Towards the end of the story we learn that Empire Star itself is a small region in space-time that is under such incredible stress that it is likely one will exit at a vastly different time and place in relation to the point of entry. While not time travel in the classical sense, visitors to Empire Star become subject to time paradoxes. The tale we read in Empire Star is but one arc in the many loops that we can only infer must make up the entire story.

Mythology, another theme that finds its way into much of Delany's work, plays a small part here, as well. There is also a strong literary theme. One character is a writer, another is a poet, and there are many literary allusions (some explicitly mentioned) scattered throughout the novella. In much the way Alfred Bester's Stars My Destination (1957) is based on Alexandre Dumas, père's The Count of Monte Cristo, Delany's Empire Star is based on Stendhal's The Charterhouse of Parma (1839). Stendhal's novel tells of the political and social education of the naive young Italian Fabrice del Dongo by the Duchess Sanseverina and Count Mosca over a number of years. Delany has taken from Standhal's famous work the name Sanseverina (and "Oscar" is a slant rhyme for "Mosca") as well as the basic bildungsroman structure for his novella.

Empire Star also contains images and characteristics that Delany uses in several other works, notably in regards to Comet Jo. His brass claws can easily be seen as precursors to the "orchids" worn by the Scorpions in Dhalgren and, like characters throughout Delany's work, it is mentioned (though very much in passing) that Jo bites his fingernails on his non-clawed hand. Additionally, like blind Dan from Nova, the shuttle bums of Empire Star are described as wearing pants held on with rope belts.

Empire Star is considered to be an important precursor to later Delany works. The apparent circular/cyclic nature of the text is a concept further explored in Dhalgren and —in a very different way— the Return to Nevèrÿon series.
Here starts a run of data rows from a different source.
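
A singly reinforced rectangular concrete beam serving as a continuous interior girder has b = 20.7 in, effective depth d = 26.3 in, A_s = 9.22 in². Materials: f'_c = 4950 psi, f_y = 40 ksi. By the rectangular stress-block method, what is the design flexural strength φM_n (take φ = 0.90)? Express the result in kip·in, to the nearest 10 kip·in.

φM_n ≈ 8030 kip·in

T = A_s f_y = 9.22 × 40 = 368.8 kips.
a = T/(0.85 f'_c b) = 368.8/(0.85 × 4.95 × 20.7) = 4.234 in.
M_n = T(d − a/2) = 368.8 × (26.3 − 2.117) = 8918.7 kip·in.
φM_n = 0.90 × 8918.7 = 8026.8 kip·in.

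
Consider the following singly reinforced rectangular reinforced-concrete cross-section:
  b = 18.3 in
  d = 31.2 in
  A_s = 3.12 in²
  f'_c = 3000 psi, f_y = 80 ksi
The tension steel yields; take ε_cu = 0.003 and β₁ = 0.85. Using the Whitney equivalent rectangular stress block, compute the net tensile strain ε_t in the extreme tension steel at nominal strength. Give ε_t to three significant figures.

ε_t ≈ 0.0119

a = A_s f_y/(0.85 f'_c b) = 5.349 in.
β₁ = 0.85, so c = a/β₁ = 5.349/0.85 = 6.293 in.
From the linear strain diagram with ε_cu = 0.003: ε_t = 0.003 (d − c)/c = 0.003 × (31.2 − 6.293)/6.293 = 0.0119.
Since ε_t ≥ 0.005, the section is tension-controlled.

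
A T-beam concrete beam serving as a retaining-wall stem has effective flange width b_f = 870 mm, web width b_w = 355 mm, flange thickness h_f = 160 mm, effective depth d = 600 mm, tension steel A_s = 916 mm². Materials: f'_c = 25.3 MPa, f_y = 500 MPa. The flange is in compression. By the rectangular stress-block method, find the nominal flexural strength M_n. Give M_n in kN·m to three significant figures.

Tension: T = A_s f_y = 916 × 500 = 458000 N.
Try a within the flange: a = T/(0.85 f'_c b_f) = 458000/(0.85 × 25.3 × 870) = 24.48 mm.
Since a = 24.48 ≤ h_f = 160 mm, the stress block lies entirely in the flange; analyse as a rectangular beam of width b_f.
M_n = T(d − a/2) = 458000 × (600 − 12.24) = 269.19 × 10⁶ N·mm.
M_n = 269.19 kN·m.

M_n ≈ 269 kN·m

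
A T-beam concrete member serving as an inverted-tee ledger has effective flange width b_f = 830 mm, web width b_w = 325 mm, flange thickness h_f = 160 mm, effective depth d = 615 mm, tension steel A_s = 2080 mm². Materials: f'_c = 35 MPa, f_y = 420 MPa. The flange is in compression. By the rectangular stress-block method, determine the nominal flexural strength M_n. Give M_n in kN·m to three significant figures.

M_n ≈ 522 kN·m

Tension: T = A_s f_y = 2080 × 420 = 873600 N.
Try a within the flange: a = T/(0.85 f'_c b_f) = 873600/(0.85 × 35 × 830) = 35.38 mm.
Since a = 35.38 ≤ h_f = 160 mm, the stress block lies entirely in the flange; analyse as a rectangular beam of width b_f.
M_n = T(d − a/2) = 873600 × (615 − 17.69) = 521.81 × 10⁶ N·mm.
M_n = 521.81 kN·m.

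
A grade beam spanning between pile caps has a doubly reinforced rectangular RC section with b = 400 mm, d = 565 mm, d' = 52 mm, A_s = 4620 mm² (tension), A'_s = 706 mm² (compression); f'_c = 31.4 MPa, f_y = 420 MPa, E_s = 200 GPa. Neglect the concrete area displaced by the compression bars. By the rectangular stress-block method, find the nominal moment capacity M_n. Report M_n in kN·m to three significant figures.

Assume both tension and compression steel yield.
Net tension couple steel: A_s − A'_s = 3914 mm².
a = (A_s − A'_s) f_y / (0.85 f'_c b) = 1643880/(0.85 × 31.4 × 400) = 153.98 mm.
c = a/β₁ = 153.98/0.826 = 186.42 mm; ε'_s = 0.003(c − d')/c = 0.0022 ≥ f_y/E_s = 0.0021, so compression steel does yield.
M_n = (A_s − A'_s) f_y (d − a/2) + A'_s f_y (d − d') = [1643880 × (565 − 76.99) + 296520 × (565 − 52)] × 10⁻⁶ = 802.23 + 152.11 = 954.34 kN·m.

M_n ≈ 954 kN·m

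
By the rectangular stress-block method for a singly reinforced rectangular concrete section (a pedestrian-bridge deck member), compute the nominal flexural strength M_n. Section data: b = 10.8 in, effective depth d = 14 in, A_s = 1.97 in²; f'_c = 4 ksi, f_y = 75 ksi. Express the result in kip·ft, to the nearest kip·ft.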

Additionally, upon reading Babel-17, it is learned that Empire Star was supposedly written by a deceased husband of Rydra Wong, the protagonist of that novel. The husband's name is Muels Aranlyde. It is stated that he always writes himself as a character in his books, but typically not as a human. More often than not he is a computer—as in Empire Star. While spread over two books, it was always Delany's intention to have Empire Star published as a double novel with Babel-17. This, therefore, is a forerunner to the "text-within-a-text" style found in later works such as Dhalgren and Phallos. In fact, the link to Phallos is even stronger: In Delany's 2007 novel Dark Reflections, the careful reader learns that Arnold Hawley —the main protagonist of Dark Reflections— was actually the anonymous author of Phallos (the fictional novel discussed and quoted inside Delany's novel of the same name).